Networks cut workers for better shows

HOLLYWOOD - In addition to barbecues and beach parties, many employees of the major television networks spent Labor Day wondering whether they will still have jobs come Thanksgiving.

Reacting to declining ratings, rising programming costs and flat advertising revenue, all the networks are pursuing what's euphemistically known as "belt tightening" - a term that usually implies shedding workers as opposed to pounds.

Certain NBC staffers have received memos asking them to describe and justify their positions, presumably in advance of potential layoffs. ABC has gradually sought to reduce staff and slash overhead.

CBS recently told financial analysts of plans to implement a major cost-cutting initiative. Without specifying how many positions will be eliminated, CBS Corp. President Mel Karmazin said that $70 million was being set aside to cover severance packages. Such announcements traditionally play well in those circles, and CBS' stock price benefited accordingly.


Courtesy of NBC
The cast of "ER" have proven their salaries are worth the cost with high ratings.
Some observers have attributed these reductions to huge programming commitments made in the last year, among them CBS' $4 billion deal to televise National Football League games, NBC's $850 million health-care bill to keep "ER" three more seasons and the more than $32 million that "Home Improvement" star Tim Allen will receive for what's expected to be that ABC comedy's final season.

Focusing on those agreements, however, overlooks the importance of such programming to the networks' survival. It also doesn't address less-justifiable expenditures in which networks indulge while firing low-paid assistants or cutting back on messenger deliveries.

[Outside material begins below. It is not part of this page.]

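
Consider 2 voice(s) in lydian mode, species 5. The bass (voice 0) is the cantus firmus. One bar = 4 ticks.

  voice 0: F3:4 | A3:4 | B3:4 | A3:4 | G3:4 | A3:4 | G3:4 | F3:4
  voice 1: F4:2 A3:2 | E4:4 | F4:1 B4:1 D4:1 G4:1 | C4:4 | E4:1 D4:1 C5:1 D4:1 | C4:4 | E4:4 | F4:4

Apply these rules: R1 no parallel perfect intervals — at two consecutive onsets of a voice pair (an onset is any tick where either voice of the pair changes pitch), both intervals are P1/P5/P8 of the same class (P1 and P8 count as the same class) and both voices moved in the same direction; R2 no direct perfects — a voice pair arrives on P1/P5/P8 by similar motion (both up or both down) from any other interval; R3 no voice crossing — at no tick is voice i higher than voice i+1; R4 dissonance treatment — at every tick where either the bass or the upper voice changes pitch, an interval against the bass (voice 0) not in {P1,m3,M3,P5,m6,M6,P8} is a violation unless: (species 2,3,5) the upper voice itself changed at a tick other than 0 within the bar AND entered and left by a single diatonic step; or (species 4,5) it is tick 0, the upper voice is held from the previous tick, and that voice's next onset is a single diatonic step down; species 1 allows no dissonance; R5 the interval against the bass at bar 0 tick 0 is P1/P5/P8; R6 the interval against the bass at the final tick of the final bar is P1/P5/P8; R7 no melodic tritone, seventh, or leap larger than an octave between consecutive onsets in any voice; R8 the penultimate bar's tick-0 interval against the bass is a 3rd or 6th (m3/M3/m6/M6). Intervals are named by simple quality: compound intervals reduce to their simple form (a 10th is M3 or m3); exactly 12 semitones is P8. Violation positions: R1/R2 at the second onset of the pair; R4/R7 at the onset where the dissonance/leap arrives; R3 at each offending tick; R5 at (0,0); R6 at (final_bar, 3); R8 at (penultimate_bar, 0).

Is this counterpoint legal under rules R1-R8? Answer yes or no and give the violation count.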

Football and "ER" have at least demonstrated their ability to deliver ratings. What should most aggravate those who fear losing their jobs, rather, is the money that networks and studios squander on unproductive deals - investing millions on programs that never air or engaging in expensive bidding wars to secure the services of writers who worked on popular series but haven't created one.

Driven by ego or fear of losing out to competitors, executives fall victim to feeding frenzies over writers or actors who become the "must get" star of the moment, despite the fact that such acquisitions rarely yield dividends over the long haul.

The Hollywood trade papers regularly trumpet the astounding figures commanded by such talent, such as CBS' $15 million agreement for future series from the creator of "The Single Guy" or the DreamWorks studio committing slightly more to a writer whose credits include working on "The Cable Guy" (Jim Carrey's lone box-office flop) and "The Ben Stiller Show," a series that didn't last long on Fox.

Granted, the latter fellow worked on "The Larry Sanders Show" as well, but, based on the number of writers who came and went on that series, one might conclude that its co-creator, producer and star, Garry Shandling, was the key ingredient in its creative artistry. In the thrill of the hunt, TV executives can forget to engage in such calculations, clamoring to land hot writing prospects from "Friends" or "Frasier" without discerning until too late where their contributions begin and end.

Beyond what's spent on those deals, each year several projects announced with great fanfare never get off the ground. Every network can tell stories of ordering shows and then burying them in the summer, while Fox has twice produced multiple episodes of series before deciding not to broadcast them at all.

In extending sight-unseen commitments to talent, networks also agree to what are known as "penalty payments" - requiring them, in essence, to pay those involved for not putting their shows on the air.

Compared to that kind of largess, the high fees doled out to established programs and stars don't look quite so bad, offering an almost certain return on the investment. Allen and "Frasier's" Kelsey Grammer make a lot of money, yes, but in those vehicles they happen to attract viewers, in the same way Shaquille O'Neal and Mark McGwire fill arena and stadium seats.

The same can hardly be said of shelling out big bucks for the privilege of producing a new series pilot with someone who hasn't created one before or, having already made millions, has little desire to do so again. The savviest executives recognize this, but that didn't prevent many from tripping over themselves to sign members of "Seinfeld's" writing staff to exclusive contracts, praying that the show's success will somehow rub off.

Of course, developing TV programs can't be an exact science. After creating the marginally popular HBO series "Dream On," producers Marta Kauffman and David Crane dreamed up "Family Album," a CBS series that came and went without notice. Their next show, NBC's "Friends," became the sort of hit that practically obliterates the memory of failure.

What networks and studios must do is take stock of their own business practices and where they place their bets. Laying off middle-level managers always impresses Wall Street, but saying "No" when asked to commit millions on a writer with some noteworthy credits - but perhaps not the requisite chops to create another "Friends" - requires considerably more backbone.

Because of that dynamic, those desperate to succeed will surely continue to chase talent with near-drunken abandon, even as CBS' Karmazin begins sawing away at the network's "dead wood" as if the company were a massive old oak. Yet wouldn't it be refreshing, just once, if a guy like that started by taking a look at the branch he's sitting on?